When we started this trip in September, Greta had three main goals: Yellowstone, barbecue, and the Smithsonian. So our five days around DC were overwhelmingly biased towards museums. I spent a reasonable amount of time in DC in the 80s and 90s, and I knew that with winter closing in I couldn’t do a comprehensive survey of what was now going on in this big city, so I just went with the flow. However, I did manage to trick Greta into walking around Georgetown and Northwest on our way to and from museums.
I probably hadn’t been in Georgetown in 30 years, and staying there with our friends Bob and Susan provided a good excuse for wandering the neighborhood, and back and forth to the Dupont Circle Metro stop.
As has become the norm in older cities on this trip, the experience of architectural quality, neighborhood walkability and overall urbanity was remarkable. It was also strange realizing that this is a neighborhood of the rich and powerful, and probably many of the houses we passed were occupied by people of whom we had heard. (Bob did point out the black SUV in front of John Kerry’s house, which meant that he was home.) I was totally enamored of the area, until one evening I decided to run out to pick up a couple of beers before dinner. Two miles later, nothing. Georgetown is a place where real estate values and rents are so high that normal businesses have been squeezed out by high-end clothing retailers and home design stores. You can’t run down to the corner to meet any need of day-to-day life, so you probably just send your staffers out to run errands in the black SUV.
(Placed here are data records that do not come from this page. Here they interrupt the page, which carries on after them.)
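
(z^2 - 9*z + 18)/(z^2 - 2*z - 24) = (z - 3)/(z + 4)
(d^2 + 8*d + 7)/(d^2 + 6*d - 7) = (d + 1)/(d - 1)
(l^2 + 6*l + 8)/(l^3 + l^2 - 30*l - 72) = (l + 2)/(l^2 - 3*l - 18)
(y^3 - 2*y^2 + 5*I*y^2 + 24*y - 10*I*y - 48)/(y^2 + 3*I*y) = (y^3 + y^2*(-2 + 5*I) + 2*y*(12 - 5*I) - 48)/(y*(y + 3*I))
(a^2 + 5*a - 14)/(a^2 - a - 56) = (a - 2)/(a - 8)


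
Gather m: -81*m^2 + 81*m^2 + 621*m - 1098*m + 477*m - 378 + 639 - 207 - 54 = 0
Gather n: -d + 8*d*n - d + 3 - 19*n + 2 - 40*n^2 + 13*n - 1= -2*d - 40*n^2 + n*(8*d - 6) + 4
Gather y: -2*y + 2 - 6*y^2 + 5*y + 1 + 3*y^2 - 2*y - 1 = -3*y^2 + y + 2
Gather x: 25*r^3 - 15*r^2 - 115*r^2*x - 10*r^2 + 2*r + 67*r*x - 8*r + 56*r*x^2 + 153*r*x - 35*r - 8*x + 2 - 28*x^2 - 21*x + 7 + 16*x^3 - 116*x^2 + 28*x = 25*r^3 - 25*r^2 - 41*r + 16*x^3 + x^2*(56*r - 144) + x*(-115*r^2 + 220*r - 1) + 9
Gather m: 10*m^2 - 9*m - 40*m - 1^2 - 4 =10*m^2 - 49*m - 5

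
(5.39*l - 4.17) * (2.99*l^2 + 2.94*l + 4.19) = 16.1161*l^3 + 3.3783*l^2 + 10.3243*l - 17.4723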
Downtown DC has never been known for its quality of modern buildings – too much respectful timelessness, height limits, classical obsessions, conservative tendencies, etc. But even with that low a bar, this building is a standout.
We spent most of a day at the Air and Space Museum, which is memorable for one of the most legible partis in a museum.
and also for meeting my main criterion for a great museum: have lots of real stuff. Not an interpretive center, not solely didactic, not creating a programmed visitor experience. Have cool stuff that can’t be seen anywhere else, and all the other considerations are secondary. The Air and Space may be the best example of this – Greta was constantly amazed that these were the real objects.
The American History Museum was much better than I remembered; I think the new approaches to exhibit design of recent decades have been spectacular. We checked off some iconic pieces, such as the Star Spangled Banner, the display of which unfortunately shows some of the same grandiosity and obsessive fetishism of objects which ruined the experience of Mt. Rushmore and the Liberty Bell. We also caught the greatest of the slightly-nutty representations of a founding father as a Roman republican:
The partially-reconstructed display of an 18th century house from Ipswich is superb, detailing not just the technology of the building, but tracing its social history through the different households that occupied it for 200 years.
The ability of the installations to show the social, economic, technological and political context of the objects was really sophisticated. The section on transportation clearly demonstrated the interactions between the changing transportation systems and the economy, making connections that I’d never fully understood (such as why the textile industry was able to shift to the south when it did). And strangely enough, the section on post-war car culture focussed on Sandy Boulevard in Portland, with this tableau of cruising through Hollywood.
I started the Natural History museum with Greta, but my willingness to look at taxidermy animals is much lower than hers, especially when some of the greatest paintings in the world are across the street. So I ditched her for the afternoon and went to the National Gallery. Back in the 80s and mid-90s I’d always enjoyed business trips to DC, as I could spend the day in meetings and then run out to late hours at the art museums. So an afternoon at the National Gallery was similar to my day at the MFA – a chance to revisit familiar and beloved works, plus notice a few things that were either newly displayed or had escaped my notice.
Highlights included one room full of large portraits by three of my favorite painters -Whistler, Eakins and Sargent – and being able to look back and forth amongst them rapidly, thinking about how different their approaches were. The Italian Renaissance collection is the best in the country, how can such familiar works just knock you out every time you see them? One new favorite is this piece by Jacopo Bassano, which seems to be Maritime Mannerism; to the impossible poses, proportions and colors of Mannerism, we can add the unlikely stability and balance of figures leaping around on tiny boats.
And what can you say to a room with four Vermeers? One of the Vermeers in the permenant collection was on loan to the MFA, but they had thankfully replaced it with a loaner from the Rijksmuseum.
Seeing them reminded me of the time that there was the big Vermeer retrospective in 1995, and the one weekend I was able to see it, Newt Gingrich shut down the Federal government and that was it. There are many reasons to loathe what has happened to the Republican Party in the past 20 years, but that one tops my personal list.
The galleries of the East Building are being remodeled, and an extra floor added on one of the corners, but the atrium remains open. It is still one of Pei’s best buildings, perhaps as it avoids the usual gypsum board abstract detailing. In this case, the Washington penchant for marble and grandiosity does pay off.
It was wonderful seeing these amazing museums, but we had far too little time, skipping about a dozen other museums I wanted to visit. When I was planning this trip, I realized we really needed two years to do it right, and that was very evident in Washington.